On Mon, Dec 04, 2017 at 03:36:50PM +0000, Dave Martin wrote:
> On Mon, Dec 04, 2017 at 01:53:21PM +0000, Ard Biesheuvel wrote:
> > On 1 December 2017 at 15:19, Dave Martin <Dave.Martin@xxxxxxx> wrote:
> > > When deciding whether to invalidate FPSIMD state cached in the cpu,
> > > the backend function sve_flush_cpu_state() attempts to dereference
> > > __this_cpu_read(fpsimd_last_state).  However, this is not safe:
> > > there is no guarantee that the pointer is still valid, because the
> > > task could have exited in the meantime.  For this reason, this
> > > percpu pointer should only be assigned or compared, never
> > > dereferenced.
> > >
> > 
> > Doesn't that mean the pointer could also be pointing to the
> > fpsimd_state of a newly created task that is completely unrelated?
> > IOW, are you sure comparison is safe?
> 
> There are more conditions: the only place the determination is
> made is for next, in fpsimd_thread_switch(next).
> 
> 
> However, I can see your concern and I'm not sure how/if it is
> resolved.
> 
> For the worst case, let's assume that some child forks off but
> doesn't enter userspace yet, while another task round-robins
> across all CPUs, interspersed with tasks that don't enter userspace.
> 
> So, we end up with
> 
> All cpu < NR_CPUS . per_cpu(fpsimd_last_state, cpu) == T.
> 
> Now, if T dies and a new task is allocated the same task_struct pointer,
> then the _new_ T is guaranteed to get scheduled in on a CPU whose
> per_cpu(fpsmid_last_state) == T.
> 
> Thus, new T can pick up old T's regs _unless_ new T's fpsimd_state.cpu
> is invalid (i.e., NR_CPUS).
> 
> This is a separate bug from the one addressed by this patch though.

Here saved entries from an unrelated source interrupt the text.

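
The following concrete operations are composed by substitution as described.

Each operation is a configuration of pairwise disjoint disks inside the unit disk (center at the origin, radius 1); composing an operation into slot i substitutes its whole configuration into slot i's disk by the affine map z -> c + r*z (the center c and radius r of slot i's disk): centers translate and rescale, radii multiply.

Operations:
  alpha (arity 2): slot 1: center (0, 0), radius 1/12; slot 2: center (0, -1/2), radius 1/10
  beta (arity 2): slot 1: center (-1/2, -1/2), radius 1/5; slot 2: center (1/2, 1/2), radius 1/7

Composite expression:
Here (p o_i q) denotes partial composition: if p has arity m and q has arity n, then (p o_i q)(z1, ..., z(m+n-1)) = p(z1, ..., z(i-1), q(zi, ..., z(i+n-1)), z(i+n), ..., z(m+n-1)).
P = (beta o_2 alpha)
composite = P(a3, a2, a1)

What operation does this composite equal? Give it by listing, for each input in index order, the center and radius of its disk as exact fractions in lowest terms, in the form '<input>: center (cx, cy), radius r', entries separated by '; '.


a1: center (1/2, 3/7), radius 1/70; a2: center (1/2, 1/2), radius 1/84; a3: center (-1/2, -1/2), radius 1/5

Nesting under beta composes maps z -> c + r*z down each a-path.
for a3, the 1-step affine chain lands on center (-1/2, -1/2), radius 1/5
for a2, the 2-step affine chain lands on center (1/2, 1/2), radius 1/84
for a1, the 2-step affine chain lands on center (1/2, 3/7), radius 1/70


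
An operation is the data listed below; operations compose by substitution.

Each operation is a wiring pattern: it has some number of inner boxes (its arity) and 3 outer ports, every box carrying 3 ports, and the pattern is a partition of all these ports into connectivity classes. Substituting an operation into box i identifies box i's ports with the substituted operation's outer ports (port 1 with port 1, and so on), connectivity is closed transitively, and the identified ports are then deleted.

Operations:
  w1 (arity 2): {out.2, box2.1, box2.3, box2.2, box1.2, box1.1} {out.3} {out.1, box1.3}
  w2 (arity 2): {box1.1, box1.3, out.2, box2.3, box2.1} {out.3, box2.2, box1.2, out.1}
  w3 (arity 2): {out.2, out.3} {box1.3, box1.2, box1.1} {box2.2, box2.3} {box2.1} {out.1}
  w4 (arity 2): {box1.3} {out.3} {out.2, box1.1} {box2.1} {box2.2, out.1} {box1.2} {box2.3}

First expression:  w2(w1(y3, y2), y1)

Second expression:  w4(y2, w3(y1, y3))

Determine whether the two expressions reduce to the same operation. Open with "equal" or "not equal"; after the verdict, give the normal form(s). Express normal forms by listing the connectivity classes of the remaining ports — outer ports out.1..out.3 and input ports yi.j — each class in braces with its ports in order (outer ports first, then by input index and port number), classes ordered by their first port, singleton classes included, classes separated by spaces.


Reducing the first expression gives {out.1, out.3, y1.2, y2.1, y2.2, y2.3, y3.1, y3.2} {out.2, y1.1, y1.3, y3.3}
Reducing the second expression gives {out.1} {out.2, y2.1} {out.3} {y1.1, y1.2, y1.3} {y2.2} {y2.3} {y3.1} {y3.2, y3.3}
The normal forms differ: not equal.

not equal; the first gives {out.1, out.3, y1.2, y2.1, y2.2, y2.3, y3.1, y3.2} {out.2, y1.1, y1.3, y3.3} and the second {out.1} {out.2, y2.1} {out.3} {y1.1, y1.2, y1.3} {y2.2} {y2.3} {y3.1} {y3.2, y3.3}


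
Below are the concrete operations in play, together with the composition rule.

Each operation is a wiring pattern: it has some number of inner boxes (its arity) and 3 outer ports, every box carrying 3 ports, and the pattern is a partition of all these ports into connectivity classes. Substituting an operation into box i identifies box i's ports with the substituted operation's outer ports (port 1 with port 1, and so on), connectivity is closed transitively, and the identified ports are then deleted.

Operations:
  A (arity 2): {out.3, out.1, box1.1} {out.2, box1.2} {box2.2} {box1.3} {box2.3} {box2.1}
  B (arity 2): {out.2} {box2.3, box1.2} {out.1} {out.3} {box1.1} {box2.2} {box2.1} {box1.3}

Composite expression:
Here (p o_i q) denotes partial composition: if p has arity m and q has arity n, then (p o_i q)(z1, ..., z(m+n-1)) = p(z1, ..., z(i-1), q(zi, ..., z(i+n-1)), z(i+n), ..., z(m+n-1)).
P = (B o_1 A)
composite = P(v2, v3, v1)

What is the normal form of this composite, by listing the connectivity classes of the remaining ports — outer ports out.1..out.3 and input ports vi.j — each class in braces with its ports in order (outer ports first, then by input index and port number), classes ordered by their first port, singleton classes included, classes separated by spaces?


{out.1} {out.2} {out.3} {v1.1} {v1.2} {v1.3, v2.2} {v2.1} {v2.3} {v3.1} {v3.2} {v3.3}

Reachability decides: close wires over B-identified ports.
stage A: inputs (v2, v3), connectivity {out.1, out.3, v2.1} {out.2, v2.2} {v2.3} {v3.1} {v3.2} {v3.3}, out.j its boundary
stage B: inputs (v2, v3, v1), connectivity {out.1} {out.2} {out.3} {v1.1} {v1.2} {v1.3, v2.2} {v2.1} {v2.3} {v3.1} {v3.2} {v3.3}, out.j its boundary


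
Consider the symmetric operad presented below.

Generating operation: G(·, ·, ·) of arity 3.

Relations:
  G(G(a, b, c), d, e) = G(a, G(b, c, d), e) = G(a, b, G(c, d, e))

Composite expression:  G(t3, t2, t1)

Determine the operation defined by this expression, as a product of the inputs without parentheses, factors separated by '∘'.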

> We can't go and harvest the bad pointers when old T exits, because
> this might race new T being scheduled for real -- in any case it
> would involve iterating over all CPUs which sounds racy and
> inefficient.
> 
> 
> So, I'd say we _must_ call fpsimd_flush_task_state() for every new
> task.  This may result in a redundant reload of the state, but this
> is what would happen anyway if the pointers did not alias.
> 
> Does this sound real to you?  If so, I'll try to write something.
> 
> And does this patch look reasonable to fix what it's trying to fix?
> 
> 
> I wonder whether arch/arm has the same bug actually, since the kernel-
> mode NEON logic was modelled from there IIUC (?)
> 
Isn't this the common kernel problem of pid reuse?

It seems holding a reference to a struct pid would solve your problems.
See include/linux/pid.h.

That might also make the code more intuitive and prevent future attempts
of dereferencing potentially dead data structures.